Os koans nos colocam num beco sem saída. Ficamos pressionados por dúvidas, conflitos dualistas, certo e errado, bem e mal. Nossas mentes logo começam a tecer considerações sobre as histórias dos koans. Pensamos: “como pode ser um Mestre?”, “como um Mestre comporta-se desta forma?”. Criamos expectativas, condições que devem ser preenchidas pelos outros e por nós mesmos, definimos “o caminho espiritual é isso ou aquilo”, “um santo é assim ou assado”, “um mestre deve comportar-se desta ou daquela forma”. Tudo o que não se encaixa em nossa forma limitada e condicionada de perceber a vida é rotulado como errado. Os koans servem para quebrar todos estes conceitos, com estes processos.
Em muitas histórias a Iluminação é alcançada em eventos absolutamente singelos como observar uma folha seca ou um travesseiro cair, observar um cachorro bebendo água, contemplar uma paisagem.
Entretanto, sempre queremos fugir da monotonia do presente, do cotidiano, de nossas misérias. Quando um koan nos é apresentado buscamos significados escondidos, ocultos, fantásticos. Porém, os koans apontam para simplicidade da vida, para realidade que está diante de nossos olhos, mas que não percebemos. Não existe nada velado, oculto, escondido. Os véus estão em nossas mentes.
Koans
81. Perguntas do Rei Milinda
Durante uma conversa, o rei Milinda perguntou ao Bodhisattva Nagasena:
– Que é o Samsara?
Nagasena respondeu:
– Ó grande rei, aqui nascemos e morremos, lá nascemos e morremos, depois nascemos de
novo e de novo morremos, nascemos, morremos… Ó grande rei, isso é Samsara.
Disse o rei:
– Não compreendo; por favor, explicai-me com mais clareza.
Nagasena replicou:
– É como o caroço de manga que plantamos para comer-lhe o fruto. Quando a grande árvore cresce e dá frutos, as pessoas os comem para, em seguida, plantar os caroços. E dos caroços nasce uma grande mangueira, que dá frutos. Desse modo, a mangueira não tem fim. E assim, grande rei, que nascemos aqui, morremos ali, nascemos, morremos, nascemos, morremos.
Grande rei, isso é Samsara.
Em outro Sutra, o rei Milinda pergunta ainda:
– Que é o que renasce no mundo seguinte (Depois da morte.)
Responde Nagasena:
– Depois da morte nascem o nome, o espírito e o corpo.
O rei pergunta:
– É o mesmo nome, o mesmo espírito e o mesmo corpo que nascem depois da morte?
– Não é o mesmo nome, o mesmo espirito e o mesmo corpo que nascem depois da morte.
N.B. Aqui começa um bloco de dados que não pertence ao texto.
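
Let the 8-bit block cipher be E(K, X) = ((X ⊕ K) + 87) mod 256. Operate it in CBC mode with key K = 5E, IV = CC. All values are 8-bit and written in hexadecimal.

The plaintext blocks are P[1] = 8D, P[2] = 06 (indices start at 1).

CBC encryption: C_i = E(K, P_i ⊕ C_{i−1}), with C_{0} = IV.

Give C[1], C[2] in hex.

C[1]: P[1] ⊕ CC = 41; E(K, 41) = A6.
C[2]: P[2] ⊕ A6 = A0; E(K, A0) = 85.

C[1] = A6, C[2] = 85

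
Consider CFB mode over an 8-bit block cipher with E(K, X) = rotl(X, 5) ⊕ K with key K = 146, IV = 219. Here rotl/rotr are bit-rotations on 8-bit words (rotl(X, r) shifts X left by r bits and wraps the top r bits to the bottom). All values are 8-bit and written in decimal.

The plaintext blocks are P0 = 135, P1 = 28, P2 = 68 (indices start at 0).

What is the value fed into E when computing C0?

219

CFB encryption: C_i = P_i ⊕ E(K, C_{i−1}), with C_{−1} = IV.
C0: E(K, 219) = 233; 135 ⊕ 233 = 110.
So the input to E for block 0 is 219.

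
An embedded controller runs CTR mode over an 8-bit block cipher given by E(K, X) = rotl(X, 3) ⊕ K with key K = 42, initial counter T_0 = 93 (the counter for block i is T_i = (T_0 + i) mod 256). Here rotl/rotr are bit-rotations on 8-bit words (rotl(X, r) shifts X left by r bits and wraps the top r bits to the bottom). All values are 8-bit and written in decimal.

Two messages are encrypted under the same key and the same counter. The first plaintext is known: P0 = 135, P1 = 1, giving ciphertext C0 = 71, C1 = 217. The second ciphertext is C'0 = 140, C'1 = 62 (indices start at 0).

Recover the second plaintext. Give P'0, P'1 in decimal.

In CTR with a reused counter, both messages share the same keystream S_i, so C_i ⊕ C'_i = P_i ⊕ P'_i and thus P'_i = P_i ⊕ C_i ⊕ C'_i.
P'0: 135 ⊕ 71 ⊕ 140 = 76.
P'1: 1 ⊕ 217 ⊕ 62 = 230.

P'0 = 76, P'1 = 230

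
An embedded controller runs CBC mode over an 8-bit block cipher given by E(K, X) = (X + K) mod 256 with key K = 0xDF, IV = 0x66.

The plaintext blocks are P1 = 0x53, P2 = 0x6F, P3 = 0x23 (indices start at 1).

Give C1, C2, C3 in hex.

CBC encryption: C_i = E(K, P_i ⊕ C_{i−1}), with C_{0} = IV.
C1: P1 ⊕ 0x66 = 0x35; E(K, 0x35) = 0x14.
C2: P2 ⊕ 0x14 = 0x7B; E(K, 0x7B) = 0x5A.
C3: P3 ⊕ 0x5A = 0x79; E(K, 0x79) = 0x58.

C1 = 0x14, C2 = 0x5A, C3 = 0x58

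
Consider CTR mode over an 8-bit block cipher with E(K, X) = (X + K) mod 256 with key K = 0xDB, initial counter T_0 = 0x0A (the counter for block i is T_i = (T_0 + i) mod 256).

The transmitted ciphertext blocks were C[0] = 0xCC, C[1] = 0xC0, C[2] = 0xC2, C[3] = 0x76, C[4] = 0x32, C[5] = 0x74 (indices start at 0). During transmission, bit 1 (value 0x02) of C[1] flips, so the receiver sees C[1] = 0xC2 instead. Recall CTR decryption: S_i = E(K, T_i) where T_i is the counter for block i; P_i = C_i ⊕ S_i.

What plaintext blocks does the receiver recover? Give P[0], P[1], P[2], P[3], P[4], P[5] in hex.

Only C[1] changed, to 0xC2. In CTR, a change in C_i flips the same bit in P_i only; the keystream is unaffected. Decrypting the received ciphertext:
P[0]: T = 0x0A, S = E(K, T) = 0xE5; 0xCC ⊕ 0xE5 = 0x29.
P[1]: T = 0x0B, S = E(K, T) = 0xE6; 0xC2 ⊕ 0xE6 = 0x24.
P[2]: T = 0x0C, S = E(K, T) = 0xE7; 0xC2 ⊕ 0xE7 = 0x25.
P[3]: T = 0x0D, S = E(K, T) = 0xE8; 0x76 ⊕ 0xE8 = 0x9E.
P[4]: T = 0x0E, S = E(K, T) = 0xE9; 0x32 ⊕ 0xE9 = 0xDB.
P[5]: T = 0x0F, S = E(K, T) = 0xEA; 0x74 ⊕ 0xEA = 0x9E.
Blocks that differ from the original plaintext: P[1].

P[0] = 0x29, P[1] = 0x24, P[2] = 0x25, P[3] = 0x9E, P[4] = 0xDB, P[5] = 0x9E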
Esse nome, esse espírito e esse corpo criam a ação. Pela ação, ou Karma, nascem outro nome, outro espírito e outro corpo.
82. Bonecos
Eis aqui a história do monge Zen Hotan.
Hotan ouvia as preleções de um mestre. Na estréia das palestras, a assistência foi numerosa mas, a pouco e pouco, nos dias seguinte, a sala se esvaziou; até que, um dia, Hotan ficou só na sala com o mestre. E este lhe disse:
– Não posso fazer uma conferência só para ti; de mais a mais, estou cansado.
Hotan prometeu voltar no outro dia com muita gente. Nesse dias Porém. voltou só. Não
obstante, disse ao mestre:
– Podeis fazer a conferência hoje, porque eu trouxe numerosa companhia!
Hotan trouxeram bonequinhas, que espalhara pela sala. Disse-lhe o mestre:
– Mas são apenas bonecas!
– Com efeito, – respondeu-lhe Hotan. – mas todas as pessoas que aqui vieram não são mais do que bonecas, pois não compreendem patavina dos vossos ensinamentos. Só eu lhes
compreendi a profundeza e a verdade. Mesmo que muita gente tivesse vindo, serviria tãosomente de enchimento, decoração, vazio sem fundo.
83. Vem…
Mestre Tokusan (742-865) estava sentado em zazen à beira do rio. Avizinhando-se da
margem, um discípulo gritou-lhe:
– Bom dia, mestre! Como estais?
Tokusan interrompeu o zazen e, com o leque, fez sinal ao discípulo:
Vem . . . vem . . . !
Levantou-se, deu meia-volta e pôs-se a ladear o rio, seguindo o curso da água…
O discípulo, nesse instante, experimentou o Satori.
84. O Médico e o Zen
Kenso Kusuda, diretor de um hospital em Nihonbashi, Tóquio, recebeu um dia a visita de um velho amigo, também médico, que não via há sete anos.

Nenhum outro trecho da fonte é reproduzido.